Values of g and p that are greater than one represent the phase preferences for the additives that are stronger that then constituents of the phases themselves. For example, if dipalmitoylphosphatidylcholine (DPPC) was added to a dioleoylphosphatidylcholine (DOPC)/dimyristoylphosphatidylcholine (DMPC)/cholesterol bilayer, it would likely have a g > 1 since DPPC has a stronger preference for the liquid-ordered phase than DOPC, DMPC, or cholesterol. Similarly, it is feasible that a particular phase-preferring component of a hybrid molecule could have a stronger phase preference than average constituents of that phase, i.e., p > 1. For example, the palmitoyl group of H-Ras or palmitoyloleoylphosphatidylcholine (POPC) could prefer the liquid-ordered phase in a DOPC/DMPC/cholesterol bilayer even more than DOPC, DMPC, or cholesterol.

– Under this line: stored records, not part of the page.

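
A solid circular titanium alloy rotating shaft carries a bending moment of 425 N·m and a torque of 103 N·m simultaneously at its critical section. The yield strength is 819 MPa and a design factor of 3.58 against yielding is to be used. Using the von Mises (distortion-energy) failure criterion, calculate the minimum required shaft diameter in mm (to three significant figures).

d = 26.8 mm

σ_allow = σ_y/n = 819/3.58 = 228.8 MPa.
For a solid shaft σ_b = 32M/(πd³) and τ = 16T/(πd³), so the von Mises stress is σ' = (16/πd³)·√(4M²+3T²).
√(4M²+3T²) = √(4×(425000)² + 3×(103000)²) = 868500 N·mm.
d³ = 16×868500/(π×228.8) = 19340 mm³.
d = 26.84 mm.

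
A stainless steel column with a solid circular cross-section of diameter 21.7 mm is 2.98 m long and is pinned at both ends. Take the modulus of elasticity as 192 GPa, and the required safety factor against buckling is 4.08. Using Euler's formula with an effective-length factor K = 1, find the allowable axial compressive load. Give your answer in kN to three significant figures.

P_allow = 0.569 kN

I = πd⁴/64 = π×21.7⁴/64 = 10880 mm⁴.
Effective length L_e = KL = 1×2.98 m = 2980 mm.
Euler critical load P_cr = π²EI/L_e² = π²×192000×10880/2980² = 2323 N.
P_allow = P_cr/n = 2323/4.08 = 569.3 N.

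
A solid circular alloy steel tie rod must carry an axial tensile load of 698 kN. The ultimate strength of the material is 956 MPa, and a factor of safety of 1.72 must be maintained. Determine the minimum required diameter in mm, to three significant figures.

d = 40.0 mm

Allowable stress σ_allow = 956/1.72 = 555.8 MPa.
Required area A = F/σ_allow = 698000/555.8 = 1256 mm².
A = πd²/4 → d = √(4A/π) = 39.99 mm.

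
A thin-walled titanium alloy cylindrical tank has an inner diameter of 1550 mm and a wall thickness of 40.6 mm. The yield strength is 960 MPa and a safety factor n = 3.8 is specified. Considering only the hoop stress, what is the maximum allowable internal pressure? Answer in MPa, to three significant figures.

p_allow = 13.2 MPa

σ_allow = 960/3.8 = 252.6 MPa.
σ_h = pD/(2t) → p_allow = 2σ_allow t/D = 2×252.6×40.6/1550 = 13.23 MPa.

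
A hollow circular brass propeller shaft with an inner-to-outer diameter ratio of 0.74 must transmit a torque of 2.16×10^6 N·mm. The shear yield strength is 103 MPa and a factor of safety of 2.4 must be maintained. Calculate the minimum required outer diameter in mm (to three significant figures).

τ_allow = 103/2.4 = 42.92 MPa.
For a hollow shaft τ = 16T/[πd_o³(1−k⁴)] with k = 0.74, so 1−k⁴ = 0.7001.
d_o³ = 16T/[π τ_allow (1−k⁴)] = 16×2160000/(π×42.92×0.7001) = 366100 mm³.
d_o = 71.54 mm.

d_o = 71.5 mm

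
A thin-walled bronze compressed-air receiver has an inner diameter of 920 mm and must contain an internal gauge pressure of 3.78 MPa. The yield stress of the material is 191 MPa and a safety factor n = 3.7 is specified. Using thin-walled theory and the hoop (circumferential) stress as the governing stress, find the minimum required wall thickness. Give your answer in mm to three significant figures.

σ_allow = 191/3.7 = 51.62 MPa.
Hoop stress σ_h = pD/(2t), so t = pD/(2σ_allow) = 3.78×920/(2×51.62) = 33.68 mm.

t = 33.7 mm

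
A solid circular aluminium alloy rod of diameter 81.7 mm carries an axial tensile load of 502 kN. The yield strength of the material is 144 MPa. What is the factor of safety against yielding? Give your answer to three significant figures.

A = πd²/4 = 5242 mm².
σ = F/A = 502000/5242 = 95.76 MPa.
n = 144/95.76 = 1.504.

n = 1.50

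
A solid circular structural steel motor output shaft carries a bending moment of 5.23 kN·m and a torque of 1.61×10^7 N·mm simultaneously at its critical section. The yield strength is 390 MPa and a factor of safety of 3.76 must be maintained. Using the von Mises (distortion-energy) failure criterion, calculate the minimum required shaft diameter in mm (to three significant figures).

σ_allow = σ_y/n = 390/3.76 = 103.7 MPa.
For a solid shaft σ_b = 32M/(πd³) and τ = 16T/(πd³), so the von Mises stress is σ' = (16/πd³)·√(4M²+3T²).
√(4M²+3T²) = √(4×(5.230×10^6)² + 3×(1.610×10^7)²) = 2.978×10^7 N·mm.
d³ = 16×2.978×10^7/(π×103.7) = 1.462×10^6 mm³.
d = 113.5 mm.

d = 114 mm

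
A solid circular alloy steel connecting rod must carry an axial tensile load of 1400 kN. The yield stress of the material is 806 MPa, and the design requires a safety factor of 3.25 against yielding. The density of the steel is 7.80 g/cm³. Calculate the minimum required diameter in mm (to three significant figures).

d = 84.8 mm

Allowable stress σ_allow = 806/3.25 = 248.0 MPa.
Required area A = F/σ_allow = 1400000/248.0 = 5645 mm².
A = πd²/4 → d = √(4A/π) = 84.78 mm.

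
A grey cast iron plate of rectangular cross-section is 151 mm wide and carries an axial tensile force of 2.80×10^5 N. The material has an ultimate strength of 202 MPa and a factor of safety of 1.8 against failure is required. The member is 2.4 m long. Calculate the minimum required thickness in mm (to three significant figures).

σ_allow = 202/1.8 = 112.2 MPa.
Required area A = F/σ_allow = 280000/112.2 = 2495 mm².
t = A/w = 2495/151 = 16.52 mm.

t = 16.5 mm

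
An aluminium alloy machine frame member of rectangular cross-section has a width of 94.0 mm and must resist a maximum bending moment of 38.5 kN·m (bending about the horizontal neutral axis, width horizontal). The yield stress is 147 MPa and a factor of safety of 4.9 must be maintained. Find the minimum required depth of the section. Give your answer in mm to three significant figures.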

The quantification of p and g values of cholesterol, for example, requires knowledge of the effects cholesterol addition has on lipid phase separation and the likelihood of cholesterol to be found on the phase boundary. Cholesterol preferentially partitions into liquid-ordered phases, thereby indicating a value of g > 0. The addition of cholesterol to a membrane typically encourages phase miscibility, indicating that cholesterol has a value of g < 1. The value of g for cholesterol will vary with the surrounding membrane lipids; however, quantification of cholesterol’s effects on the T mis for near-critical membranes composed of DOPC, DPPC, and cholesterol displayed approximately 15 °C reduction in T mis with the addition of 5 mol% cholesterol (Veatch et al. 2007b), which implies a g value of 0.3 for cholesterol in this system (i.e., Fig. 3b). The focused quantification of changes in T mis with variations in cholesterol concentration in near-critical ternary systems would provide greater certainty in the determination of g and p.

Similar analysis on the addition of the fluorescent lipid DiI-C12 into membranes composed of DOPC, DPPC, and cholesterol at molar ratios of 35:35:30 demonstrates how a more complex mechanism may also be present (Veatch et al. 2007a). In this system, T mis increased linearly with increasing DiI-C12 concentrations up to 0.1 mol% with reduced effects on T mis at higher DiI-C12 concentrations. This difference may be due to a particularly drastic effect of DiI-C12 pushing the membrane toward or away from a critical composition (Veatch et al. 2007a) or specific interactions between DiI-C12 and the other lipids in the system.

The theoretical framework presented here provides a basis for the interpretation of experimental data for the lipid phase and boundary preference of membrane-associated molecules. Similarly, this framework provides a means of predicting the lipid-raft association and lipid phase-dependent clustering in complex systems through the extension of results from model membrane studies. This ability to quantify the phase preference of membrane additives may prove to be a valuable parameter for the therapeutic development and evaluation of the therapeutic mechanisms.